Mais il sait que la suppléance n’a pas que de bons côtés. C’est parfois difficile, surtout lorsqu’une classe particulièrement odieuse vous traite d’imbécile ou lorsque vous vous présentez pour enseigner à la charmante classe A, mais que le directeur vous oriente plutôt vers l’horrible classe B. Greenham aime l’enseignement, et il veut que cela reste ainsi. En limitant ses jours de suppléance à deux ou trois par semaine, il conserve son impression de liberté.

Marcelle Cardinal aime la souplesse et la liberté qu’offre la suppléance. Elle dit de façon pince-sans-rire que la suppléance lui rappelle constamment comment c’est bon d’être à la retraite. Spécialiste en français au Québec et comptant 35 ans d’expérience, cette retraitée de 64 ans vient de déménager dans la région de Peterborough pour se rapprocher de sa famille.
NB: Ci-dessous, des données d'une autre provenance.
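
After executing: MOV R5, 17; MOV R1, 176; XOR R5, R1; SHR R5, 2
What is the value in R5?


Register state trace:
  MOV R5, 17  → R5 = 17 (0b00010001)
  MOV R1, 176  → R1 = 176 (0b10110000)
  XOR R5, R1  → R5 = 17 XOR 176 = 161 (0b10100001)
  SHR R5, 2  → R5 = 161 >> 2 = 40
Final: R5 = 40

40


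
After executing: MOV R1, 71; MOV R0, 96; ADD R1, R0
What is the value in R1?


Register state trace:
  MOV R1, 71  → R1 = 71
  MOV R0, 96  → R0 = 96
  ADD R1, R0  → R1 = 71 + 96 = 167
Final: R1 = 167

167


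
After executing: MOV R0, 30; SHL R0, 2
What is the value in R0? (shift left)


Register state trace:
  MOV R0, 30  → R0 = 30
  SHL R0, 2  → R0 = 30 << 2 = 30 * 2^2 = 120
Final: R0 = 120

120


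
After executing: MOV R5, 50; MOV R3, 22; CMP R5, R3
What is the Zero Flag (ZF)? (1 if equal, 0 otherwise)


Register state trace:
  MOV R5, 50  → R5 = 50
  MOV R3, 22  → R3 = 22
  CMP R5, R3  → computes 50 - 22 = 28
  Result is nonzero, so values are not equal
ZF = 0

0


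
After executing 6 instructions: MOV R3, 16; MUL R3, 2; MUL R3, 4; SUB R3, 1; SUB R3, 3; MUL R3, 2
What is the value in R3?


Register state trace:
  MOV R3, 16  → R3 = 16
  MUL R3, 2  → R3 = 16 * 2 = 32
  MUL R3, 4  → R3 = 32 * 4 = 128
  SUB R3, 1  → R3 = 128 - 1 = 127
  SUB R3, 3  → R3 = 127 - 3 = 124
  MUL R3, 2  → R3 = 124 * 2 = 248
Final: R3 = 248

248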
Depuis 18 mois, à raison de deux ou trois jours par semaine, Cardinal fait de la suppléance pour les conseils scolaires catholiques et publics de son district. Elle enseigne une gamme de matières, habituellement le français, du jardin à la 12e année. Et même si elle n’aime pas qu’on lui demande de faire de la surveillance pendant la récréation au beau milieu de l’hiver un jour où, par hasard, elle a oublié son chapeau, ou qu’elle déteste se perdre dans une nouvelle école, elle aime bien faire un travail où sa compétence ne fait pas de doute, sans parler de ce revenu modeste, mais qui lui permet de gâter ses enfants et ses petits-enfants.

Cardinal ne s’ennuie pas des responsabilités de l’enseignement à temps plein, mais elle regrette de ne pas goûter à la satisfaction que procure l’enseignement à long terme, de ne pas avoir l’occasion de bien connaître les jeunes et de les voir apprendre et s’épanouir.

L’ENSEIGNEMENT À TEMPS PARTIEL ÉTAIT PRÉVU

C’est justement pour cette raison que Bob Noppe n’accepte que les contrats de suppléance à long terme, c’est-à-dire ceux d’au moins trois semaines. Cet enseignant de mathématiques et de physique affirme que l’enseignement à temps partiel faisait partie de ses intentions au moment de sa retraite en 1995. Il n’avait pas du tout envie d’abandonner complètement l’enseignement et il s’imaginait s’ennuyer à mourir à regarder ses murs à longueur de journée.

Maintenant, plutôt que de s’asseoir chez lui à ne rien faire, Noppe achète et vend les propriétés des autres, alliant une carrière d’enseignant à temps partiel à une carrière d’agent immobilier. Noppe estime que la suppléance qu’il fait en mathématiques et en physique à son ancienne école secondaire de Peel présente peu de désavantages, hormis le fait qu’il doit se lever très tôt le matin et, sur une note plus sérieuse, qu’il a moins de temps à consacrer à ses loisirs. Mais il est heureux de pouvoir rester vif en entretenant ses relations avec ses collègues et près des valeurs et des questions qui touchent le développement et l’éducation des adolescents.

Pendant des années, ces quatre enseignantes et enseignants à la retraite ont consacré énormément de temps à l’épanouissement et au développement des jeunes. Maintenant ils bénéficient de plus temps pour réaliser leurs propres rêves tout en partageant leur expérience avec les jeunes. Si vous tentez l’expérience de la suppléance, peut-être y verrez-vous aussi beaucoup d’avantages pour vous-mêmes et pour les générations à venir.